Su vista se acostumbró enseguida a la semioscuridad que reinaba en la habitación. Distinguió dos camas. Sobre cada una de ellas, estaba tendido un cuerpo. Desgraciadamente, pese a estar a dos metros, le era imposible identificarlos. Permaneció así una hora larga, inmóvil, conteniendo la respiración y evitando el menor movimiento que pudiera hacer crujir el viejo suelo. De repente, uno de los cuerpos se movió y se levantó. Fue hacia la ventana y abrió con delicadeza una de las dos persianas.

Un raudal de luz inundó una parte de la estancia. Giovanni reconoció inmediatamente a la sirvienta, inclinada al borde de la ventana. En la parte protegida de la violenta luz del sol de mediodía, distinguió a la joven. Todavía estaba adormilada, tendida boca arriba, con los ojos cerrados y un largo camisón de seda blanca. Sus largos cabellos rubios estaban extendidos alrededor de su rostro, como una corona solar. Tenía un brazo estirado por encima de la cabeza y el otro delicadamente apoyado en el vientre. Sumergida en su sueño vacilante, esbozaba una ligera sonrisa que daba a su semblante, salpicado de pequeñas pecas, una apariencia casi infantil.El corazón de Giovanni se puso de pronto a latir tan fuerte que el joven temió ser descubierto. Jadeando, se llenaba los ojos de ese rostro como si se tratara de una imagen sagrada. Esa belleza apenas desarrollada representaba para él la esencia misma de la Belleza.

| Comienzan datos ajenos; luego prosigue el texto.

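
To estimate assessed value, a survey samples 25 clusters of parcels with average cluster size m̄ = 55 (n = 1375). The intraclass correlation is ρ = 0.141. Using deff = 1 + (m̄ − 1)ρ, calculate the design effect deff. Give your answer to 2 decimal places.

deff = 1 + (55 − 1)·0.141 = 1 + 7.614 = 8.614.

8.61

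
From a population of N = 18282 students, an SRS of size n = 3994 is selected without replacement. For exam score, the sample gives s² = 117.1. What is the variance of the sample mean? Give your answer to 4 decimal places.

Under SRS without replacement, Var(ȳ) = (1 − f)·s²/n with f = n/N = 3994/18282 = 0.21846625.
Var(ȳ) = (1 − 0.21846625)·117.1/3994 = 0.78153375·0.029318978 = 0.022913771.

0.0229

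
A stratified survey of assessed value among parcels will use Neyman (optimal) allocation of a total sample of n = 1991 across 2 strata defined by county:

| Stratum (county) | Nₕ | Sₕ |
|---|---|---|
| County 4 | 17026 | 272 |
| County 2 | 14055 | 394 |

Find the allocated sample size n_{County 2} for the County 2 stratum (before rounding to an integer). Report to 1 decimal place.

Neyman allocation: nₕ = n·NₕSₕ / Σⱼ NⱼSⱼ.
Σ NⱼSⱼ = 17026·272 + 14055·394 = 1.0168742 × 10^7.
n_{County 2} = 1991·14055·394 / (1.0168742 × 10^7) = 1084.3.

1084.3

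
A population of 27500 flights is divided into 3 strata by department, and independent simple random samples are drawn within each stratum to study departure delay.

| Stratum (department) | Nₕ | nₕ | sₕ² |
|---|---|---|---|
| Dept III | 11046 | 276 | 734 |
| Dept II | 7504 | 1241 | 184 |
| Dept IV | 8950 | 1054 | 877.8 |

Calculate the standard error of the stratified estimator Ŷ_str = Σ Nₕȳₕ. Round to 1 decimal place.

Var(Ŷ_str) = Σₕ Nₕ²(1 − fₕ)sₕ²/nₕ.
Dept III: 11046²·(1 − 276/11046)·734/276 = 3.1637905 × 10^8.
Dept II: 7504²·(1 − 1241/7504)·184/1241 = 6.9682108 × 10^6.
Dept IV: 8950²·(1 − 1054/8950)·877.8/1054 = 5.8855241 × 10^7.
Sum = 3.822025 × 10^8.
SE = √(3.822025 × 10^8) = 19550.0.

19550.0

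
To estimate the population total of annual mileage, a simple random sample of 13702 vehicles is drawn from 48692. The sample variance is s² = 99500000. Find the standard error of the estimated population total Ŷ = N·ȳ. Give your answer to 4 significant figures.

Var(Ŷ) = N²·Var(ȳ) = N²·(1 − n/N)·s²/n.
f = 13702/48692 = 0.28140146; Var(ȳ) = 0.71859854·99500000/13702 = 5218.2568.
Var(Ŷ) = 48692² · 5218.2568 = 1.2372022 × 10^13.
SE(Ŷ) = √(1.2372022 × 10^13) = 3.517 × 10^6.

3.517 × 10^6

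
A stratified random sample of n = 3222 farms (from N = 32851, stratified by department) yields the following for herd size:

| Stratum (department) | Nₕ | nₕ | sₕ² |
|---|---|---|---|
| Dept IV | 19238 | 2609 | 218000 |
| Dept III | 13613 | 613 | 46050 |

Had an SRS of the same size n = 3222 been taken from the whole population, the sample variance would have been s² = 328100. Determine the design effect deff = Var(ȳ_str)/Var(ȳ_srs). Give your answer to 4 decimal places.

Var(ȳ_str) = Σ Wₕ²(1−fₕ)sₕ²/nₕ with Wₕ = Nₕ/32851:
  Dept IV: (19238/32851)²·(1−2609/19238)·218000/2609 = 24.76916
  Dept III: (13613/32851)²·(1−613/13613)·46050/613 = 12.318822
  → Var(ȳ_str) = 37.087982.
Var(ȳ_srs) = (1 − 3222/32851)·328100/3222 = 91.843641.
deff = 37.087982 / 91.843641 = 0.4038.

0.4038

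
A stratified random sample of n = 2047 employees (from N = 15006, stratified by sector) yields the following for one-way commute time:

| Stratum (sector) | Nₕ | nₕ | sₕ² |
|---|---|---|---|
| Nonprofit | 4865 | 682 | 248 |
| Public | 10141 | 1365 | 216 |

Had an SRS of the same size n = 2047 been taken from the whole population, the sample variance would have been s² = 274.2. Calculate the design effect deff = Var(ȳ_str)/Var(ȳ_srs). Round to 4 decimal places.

0.8247

Var(ȳ_str) = Σ Wₕ²(1−fₕ)sₕ²/nₕ with Wₕ = Nₕ/15006:
  Nonprofit: (4865/15006)²·(1−682/4865)·248/682 = 0.03286307
  Public: (10141/15006)²·(1−1365/10141)·216/1365 = 0.062541546
  → Var(ȳ_str) = 0.095404616.
Var(ȳ_srs) = (1 − 2047/15006)·274.2/2047 = 0.11567943.
deff = 0.095404616 / 0.11567943 = 0.8247.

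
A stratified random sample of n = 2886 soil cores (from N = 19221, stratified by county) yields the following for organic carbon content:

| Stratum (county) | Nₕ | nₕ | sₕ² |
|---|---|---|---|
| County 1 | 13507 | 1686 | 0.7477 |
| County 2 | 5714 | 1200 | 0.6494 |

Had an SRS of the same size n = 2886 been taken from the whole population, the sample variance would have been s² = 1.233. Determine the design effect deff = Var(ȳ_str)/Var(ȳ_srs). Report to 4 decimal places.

Var(ȳ_str) = Σ Wₕ²(1−fₕ)sₕ²/nₕ with Wₕ = Nₕ/19221:
  County 1: (13507/19221)²·(1−1686/13507)·0.7477/1686 = 1.9165977 × 10^-4
  County 2: (5714/19221)²·(1−1200/5714)·0.6494/1200 = 3.7781646 × 10^-5
  → Var(ȳ_str) = 2.2944142 × 10^-4.
Var(ȳ_srs) = (1 − 2886/19221)·1.233/2886 = 3.6308634 × 10^-4.
deff = (2.2944142 × 10^-4) / (3.6308634 × 10^-4) = 0.6319.

0.6319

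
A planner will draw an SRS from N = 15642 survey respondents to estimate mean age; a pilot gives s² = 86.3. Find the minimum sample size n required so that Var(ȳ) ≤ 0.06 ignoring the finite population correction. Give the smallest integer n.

1439

Without fpc, n₀ = s²/D = 86.3/0.06 = 1438.3333.
Rounding up, n = 1439.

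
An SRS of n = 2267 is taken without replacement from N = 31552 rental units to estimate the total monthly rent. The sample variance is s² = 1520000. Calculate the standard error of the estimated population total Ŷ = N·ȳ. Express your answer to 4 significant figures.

787100

Var(Ŷ) = N²·Var(ȳ) = N²·(1 − n/N)·s²/n.
f = 2267/31552 = 0.07184965; Var(ȳ) = 0.92815035·1520000/2267 = 622.31519.
Var(Ŷ) = 31552² · 622.31519 = 6.1953263 × 10^11.
SE(Ŷ) = √(6.1953263 × 10^11) = 787100.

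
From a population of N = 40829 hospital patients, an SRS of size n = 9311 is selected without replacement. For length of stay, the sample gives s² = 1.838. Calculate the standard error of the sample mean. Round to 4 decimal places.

0.0123

Under SRS without replacement, Var(ȳ) = (1 − f)·s²/n with f = n/N = 9311/40829 = 0.22804869.
Var(ȳ) = (1 − 0.22804869)·1.838/9311 = 0.77195131·1.9740092 × 10^-4 = 1.523839 × 10^-4.
SE(ȳ) = √(1.523839 × 10^-4) = 0.0123.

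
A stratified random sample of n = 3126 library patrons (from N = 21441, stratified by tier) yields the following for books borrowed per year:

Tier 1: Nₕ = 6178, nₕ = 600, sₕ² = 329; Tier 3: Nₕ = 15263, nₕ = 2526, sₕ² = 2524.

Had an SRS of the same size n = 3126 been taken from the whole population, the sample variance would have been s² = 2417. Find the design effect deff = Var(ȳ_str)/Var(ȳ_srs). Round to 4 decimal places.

0.7020

Var(ȳ_str) = Σ Wₕ²(1−fₕ)sₕ²/nₕ with Wₕ = Nₕ/21441:
  Tier 1: (6178/21441)²·(1−600/6178)·329/600 = 0.041103707
  Tier 3: (15263/21441)²·(1−2526/15263)·2524/2526 = 0.42254502
  → Var(ȳ_str) = 0.46364873.
Var(ȳ_srs) = (1 − 3126/21441)·2417/3126 = 0.66046463.
deff = 0.46364873 / 0.66046463 = 0.7020.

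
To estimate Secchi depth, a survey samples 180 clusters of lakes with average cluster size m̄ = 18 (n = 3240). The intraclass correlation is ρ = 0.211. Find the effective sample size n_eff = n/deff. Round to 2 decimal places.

706.34

deff = 1 + (18 − 1)·0.211 = 1 + 3.587 = 4.587.
n_eff = 3240 / 4.587 = 706.34.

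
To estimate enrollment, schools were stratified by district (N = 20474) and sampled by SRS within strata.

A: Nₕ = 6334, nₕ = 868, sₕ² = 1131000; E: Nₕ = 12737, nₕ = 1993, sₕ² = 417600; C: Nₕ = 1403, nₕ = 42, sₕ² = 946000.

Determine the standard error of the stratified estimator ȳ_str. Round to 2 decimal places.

16.69

Var(ȳ_str) = Σₕ Wₕ²(1 − fₕ)sₕ²/nₕ with Wₕ = Nₕ/N, N = 20474.
A: Wₕ = 0.30936798; term = 0.30936798²·(1 − 0.13703821)·1131000/868 = 107.61806.
E: Wₕ = 0.62210609; term = 0.62210609²·(1 − 0.15647327)·417600/1993 = 68.403912.
C: Wₕ = 0.06852594; term = 0.06852594²·(1 − 0.02993585)·946000/42 = 102.60115.
Sum = 278.62312.
SE = √(278.62312) = 16.69.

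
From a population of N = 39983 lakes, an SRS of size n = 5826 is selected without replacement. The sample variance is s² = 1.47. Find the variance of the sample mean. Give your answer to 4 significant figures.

Under SRS without replacement, Var(ȳ) = (1 − f)·s²/n with f = n/N = 5826/39983 = 0.14571193.
Var(ȳ) = (1 − 0.14571193)·1.47/5826 = 0.85428807·2.523172 × 10^-4 = 2.1555157 × 10^-4.

2.156 × 10^-4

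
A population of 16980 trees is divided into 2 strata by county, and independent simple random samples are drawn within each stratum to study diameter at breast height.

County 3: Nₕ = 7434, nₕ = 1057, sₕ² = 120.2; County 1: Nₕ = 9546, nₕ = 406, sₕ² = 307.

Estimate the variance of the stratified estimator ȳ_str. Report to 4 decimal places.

0.2475

Var(ȳ_str) = Σₕ Wₕ²(1 − fₕ)sₕ²/nₕ with Wₕ = Nₕ/N, N = 16980.
County 3: Wₕ = 0.43780919; term = 0.43780919²·(1 − 0.14218456)·120.2/1057 = 0.018697911.
County 1: Wₕ = 0.56219081; term = 0.56219081²·(1 − 0.04253090)·307/406 = 0.22882559.
Sum = 0.2475235.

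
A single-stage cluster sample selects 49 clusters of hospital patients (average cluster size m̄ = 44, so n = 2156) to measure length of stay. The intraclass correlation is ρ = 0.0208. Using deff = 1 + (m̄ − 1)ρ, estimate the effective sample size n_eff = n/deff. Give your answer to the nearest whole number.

deff = 1 + (44 − 1)·0.0208 = 1 + 0.8944 = 1.8944.
n_eff = 2156 / 1.8944 = 1138.

1138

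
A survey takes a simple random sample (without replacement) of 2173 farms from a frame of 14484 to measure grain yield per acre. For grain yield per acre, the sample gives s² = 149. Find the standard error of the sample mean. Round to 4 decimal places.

0.2414

Under SRS without replacement, Var(ȳ) = (1 − f)·s²/n with f = n/N = 2173/14484 = 0.15002762.
Var(ȳ) = (1 − 0.15002762)·149/2173 = 0.84997238·0.068568799 = 0.058281585.
SE(ȳ) = √(0.058281585) = 0.2414.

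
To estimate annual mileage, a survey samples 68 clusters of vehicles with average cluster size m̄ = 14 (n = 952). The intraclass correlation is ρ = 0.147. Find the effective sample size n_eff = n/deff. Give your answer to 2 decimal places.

327.04

deff = 1 + (14 − 1)·0.147 = 1 + 1.911 = 2.911.
n_eff = 952 / 2.911 = 327.04.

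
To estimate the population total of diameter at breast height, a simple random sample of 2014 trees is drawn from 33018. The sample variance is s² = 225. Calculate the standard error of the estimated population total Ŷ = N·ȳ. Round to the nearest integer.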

Cada una de las curvas de su cuerpo poseía una gracia infinita. Cada uno de los detalles de su rostro le parecía tan perfecto que se convenció de que no existía en el vasto mundo ninguna armonía tan exquisita, ningún otro semblante al que pudiera sentirse unido jamás.

Pero lo que fascinaba todavía más al muchacho era lo que la joven sustraía a su mirada apasionada: sus ojos cerrados. No era tanto la forma de los párpados lo que le turbaba, ni siquiera la finura de las largas pestañas, sino la expresión de ternura, casi de bondad, esa curiosa mezcla de fuerza y de fragilidad que emanaba de aquellos ojos cerrados y de aquella sonrisa apenas esbozada.

Solo tenía un deseo: penetrar en el secreto de esa mirada. ¿Qué sueños la atormentaban? ¿Qué agradables imágenes habitaban su mente? ¿Cuál era el color, el perfume, el calor, el lenguaje de su alma? Sin siquiera percatarse, cerró los ojos y emprendió un viaje imaginario por el corazón de su amada.

—Elena —dijo en voz baja la sirvienta, que se había vuelto hacia su joven señora.